I consigli per una barba perfetta (Foto: Svyatoslav Lypynskyy/Alamy/Olycom)
I consigli per una barba perfetta (Foto: Svyatoslav Lypynskyy/Alamy/Olycom)
Simbolo di virilità, mezzo di seduzione, semplice vezzo per sentirsi alla moda: sono questi alcuni dei significati più comuni che diamo alla barba maschile. Secondo la scienza il motivo originale della peluria facciale potrebbe tuttavia essere un altro e riguardare la necessità di proteggersi il viso durante una scazzottata. L'ipotesi è stata formulata da un team di ricercatori della University of Utah e presenta delle assonanze con una vecchia congettura attribuita al padre della teoria dell'evoluzione Charles Darwin, per il quale la criniera del leone servirebbe a riparare il collo dai morsi dei rivali.

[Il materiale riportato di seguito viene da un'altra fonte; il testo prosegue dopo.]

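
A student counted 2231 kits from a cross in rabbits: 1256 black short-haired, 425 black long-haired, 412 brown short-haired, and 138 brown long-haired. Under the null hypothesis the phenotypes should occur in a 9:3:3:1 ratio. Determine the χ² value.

0.218

The 9:3:3:1 ratio has 16 parts, so with N = 2231 the expected counts are:
  black short-haired: 2231 × 9/16 = 1254.9375
  black long-haired: 2231 × 3/16 = 418.3125
  brown short-haired: 2231 × 3/16 = 418.3125
  brown long-haired: 2231 × 1/16 = 139.4375
χ² = Σ (O − E)² / E
  black short-haired: (1256 − 1254.9375)² / 1254.9375 = 0.0009
  black long-haired: (425 − 418.3125)² / 418.3125 = 0.1069
  brown short-haired: (412 − 418.3125)² / 418.3125 = 0.0953
  brown long-haired: (138 − 139.4375)² / 139.4375 = 0.0148
χ² = 0.0009 + 0.1069 + 0.0953 + 0.0148 = 0.2179 ≈ 0.218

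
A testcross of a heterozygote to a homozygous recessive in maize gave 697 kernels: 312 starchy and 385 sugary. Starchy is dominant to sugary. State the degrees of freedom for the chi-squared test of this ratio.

1

A testcross of a heterozygote (Aa × aa) gives a 1:1 phenotypic ratio.
A goodness-of-fit test with 2 phenotype classes has df = 2 − 1 = 1.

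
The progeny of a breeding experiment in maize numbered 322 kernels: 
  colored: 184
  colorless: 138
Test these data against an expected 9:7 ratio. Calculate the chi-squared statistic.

0.104

Expected counts for N = 322 under a 9:7 ratio (total parts = 16):
  colored: 322 × 9/16 = 181.125
  colorless: 322 × 7/16 = 140.875
χ² = Σ (O − E)² / E
  colored: (184 − 181.125)² / 181.125 = 0.0456
  colorless: (138 − 140.875)² / 140.875 = 0.0587
χ² = 0.0456 + 0.0587 = 0.1043 ≈ 0.104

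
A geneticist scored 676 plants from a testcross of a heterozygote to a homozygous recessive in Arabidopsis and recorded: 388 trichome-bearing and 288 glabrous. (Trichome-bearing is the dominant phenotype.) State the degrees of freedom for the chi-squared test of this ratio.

1

A testcross of a heterozygote (Aa × aa) gives a 1:1 phenotypic ratio.
A goodness-of-fit test with 2 phenotype classes has df = 2 − 1 = 1.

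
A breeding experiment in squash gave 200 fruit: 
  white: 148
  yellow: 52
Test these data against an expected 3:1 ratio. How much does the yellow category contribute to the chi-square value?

Under the 3:1 hypothesis (Σ ratio = 4, N = 200):
  white: 200 × 3/4 = 150
  yellow: 200 × 1/4 = 50
Contribution of yellow: (52 − 50)² / 50 = 0.0800

0.080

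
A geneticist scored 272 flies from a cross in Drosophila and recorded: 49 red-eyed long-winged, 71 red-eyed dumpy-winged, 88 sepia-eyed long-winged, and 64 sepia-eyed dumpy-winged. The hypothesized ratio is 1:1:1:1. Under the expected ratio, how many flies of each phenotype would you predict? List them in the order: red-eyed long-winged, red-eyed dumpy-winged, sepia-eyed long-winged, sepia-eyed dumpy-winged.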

Per capire se agli albori dell'umanità la barba possa avere fornito qualche tipo di vantaggio durante i combattimenti, gli autori dello studio hanno prima di tutto creato una specie di mascella artificiale, usando un resina epossidica ricoperta con della pelosissima pelle di pecora. La porzione di viso è stata quindi utilizzata come una sorta di punching ball, da colpire ripetutamente con un oggetto contundente.

I test hanno evidenziato che la barba è in grado di assorbire il 37% di energia in più rispetto ai campioni di controllo privi di peluria, i quali si sono inoltre rotti praticamente ogni volta che venivano "presi a pugni". Le mascelle barbute si sono invece difese dagli attacchi molto meglio, superando indenni il 55% delle prove. Nell'articolo pubblicato sulla rivista Integrative Organismal Biology, si ipotizza che barba funzioni da airbag, facendo in modo che l'impatto dell'urto venga assorbito più lentamente. Al contempo la forza del colpo si distribuisce probabilmente su una superficie più ampia, in quanto ogni singolo pelo si sobbarca un po' dell'energia scaricata sul viso.

Alla luce degli indizi raccolti, gli autori scrivono che "le barbe sono effettivamente in grado di ridurre in maniera significativa l'impatto provocato da un colpo diretto e di assorbirne l'energia, riducendo così l'incidenza del danno". Facendo riferimento a una precedente indagine sui lottatori di MMA, secondo cui gli atleti barbuti non hanno maggiore probabilità di successo dei colleghi con una perfetta rasatura, gli autori chiariscono tuttavia che i nuovi dati "non forniscono prove del fatto che le barbe evitino i KO". In conclusione, dice il paper, "si presume piuttosto che i nostri risultati siano più rilevanti per lacerazioni cutanee e fratture ossee facciali".

C'è infine un ultimo aspetto da tenere in considerazione. La pelle di pecora usata per gli esperimenti era spessa e lanosa, ragione per cui questi assunti non sembrano andare d'accordo con le barbe rade e incolte, mentre potrebbero avere maggiore fondamento negli uomini capaci di coltivare folte pelurie facciali.